Yesterday morning I attended the launch of Climate Week at Lancaster House. Its nearly fifteen years since I stood in the same Regency ballroom with a few hundred environmental policy and NGO people listening to John Prescott vow that new Labour would be the greenest government ever. This 1820s bling-fest is the UK government’s party venue. Did the people holding ‘greenwash’ banners outside know it was a gift to the nation from soap magnate Lord Lever, named in honour of his home county?
21st March 2011 and a remarkably similar crowd to that new Labour green gathering came to mark the launch of Climate Week. We were offered similar promises to Prescott’s in a telemessage from the PM (though with a novel inflection ‘as one of our sponsors puts it ‘every little helps’…’). The gilt decor had competition from plentiful corporate logos this time around. Climate Week relies on controversial sponsorship: oil sands bankers RBS, French nuclear giant EDF and your friendly neighbourhood grocer Tesco are three of the core funders of this curious for-profit body that is aiming to turn this into an annual event. Hence inside plenty of suits and outside a sprinkling of central-casting protestors.
The Guardian’s Damian Carrington asks if this kind of show does any good? 3000 national events and a pat on the back for some of the people doing great things is all good. Also, comparing today with 1997, it is encouraging to see how widely the principle of climate action has been embraced: schools; the arts; business innovations and more. But these cheery ‘all in it together’ events serve to postpone the larger conversation about how we change the decision environments for big and small businesses, for households and for government ministers such that the long term interests of the natural world and future generations count in every single decision we make today.
A lot of little steps add up to just that – a lot of little steps: we need great big bounds forward. Am I reacting to the corporate logo-fest? Far from it: the presence of the voice of major businesses in climate change debates is one of the most important and positive developments of the last decade. Elsewhere I’ve described the work of the Prince of Wales Corporate Leaders Group on Climate Change in the mid 2000s as the most important climate campaigning and communications of that period. But the sponsored soft-focus T-shirt wearing cheeriness of Climate Week seems wholly at odds with the underlying politics of the issue. Separating this pervasive and complex problem off into a tidy week of awareness raising could compound the weird silence surrounding climate politics.

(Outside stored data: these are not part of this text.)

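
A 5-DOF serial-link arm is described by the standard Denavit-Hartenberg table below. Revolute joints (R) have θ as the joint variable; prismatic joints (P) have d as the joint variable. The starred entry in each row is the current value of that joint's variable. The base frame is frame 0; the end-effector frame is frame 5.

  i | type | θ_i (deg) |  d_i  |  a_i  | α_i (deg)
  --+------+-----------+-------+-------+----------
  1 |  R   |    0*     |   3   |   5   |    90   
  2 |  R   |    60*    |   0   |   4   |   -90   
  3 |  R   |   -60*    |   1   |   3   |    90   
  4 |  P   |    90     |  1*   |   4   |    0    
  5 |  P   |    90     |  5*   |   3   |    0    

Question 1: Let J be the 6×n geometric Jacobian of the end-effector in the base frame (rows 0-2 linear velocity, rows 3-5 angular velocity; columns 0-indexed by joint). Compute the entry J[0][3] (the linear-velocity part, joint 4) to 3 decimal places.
-0.433

prismatic axis z_3 = (-0.4330,-0.5000,-0.7500)
J_v[:, 3] = z_3; J_ω[:, 3] = (0,0,0)
entry J[0][3] = -0.4330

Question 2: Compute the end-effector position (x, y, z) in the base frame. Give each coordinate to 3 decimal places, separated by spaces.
after link 1: o_1 = (5.0000, 0.0000, 3.0000)
after link 2: o_2 = (7.0000, 0.0000, 6.4641)
after link 3: o_3 = (6.8840, -2.5981, 8.2631)
after link 4: o_4 = (2.9869, -3.0981, 9.5131)
after link 5: o_5 = (0.0718, -3.0000, 4.4641)

0.072 -3.000 4.464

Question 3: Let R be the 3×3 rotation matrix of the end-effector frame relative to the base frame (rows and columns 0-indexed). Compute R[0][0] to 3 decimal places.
-0.250

End-effector x-axis (col 0 of R) = (-0.2500,0.8660,-0.4330)
R[0][0] = -0.2500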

Cross party support for the long term goals of Labour’s Climate Change Act marked a keystone achievement. But we’ll be back in Lancaster House in fifteen years with not much more to talk about than the meek and inadequate ‘every little helps’ unless the politics of environment heats up. The bundle of global environmental change issues we face requires that powerful people that understand the scale of these challenges make some ‘difficult decisions’, provoke some arguments and change the way the world works.
PS: To show that I’m not just an old grump can I encourage people to look at the Ashden Awards. Their awards ceremony is the first time I’ve cried with delight in a lecture hall – its that good… They strike me as a model for how to keep the scale of a problem in view while creating a celebratory atmosphere. You really have to dig around in their website to find sign of a corporate sponsor. Most of the funding is via charitable trusts – I’d find the big corporates’ support of these kinds of activities so much more authentic if they shunted money into trusts and stood back. They could then focus their efforts on internal transformations and public lobbying to support decisive political action.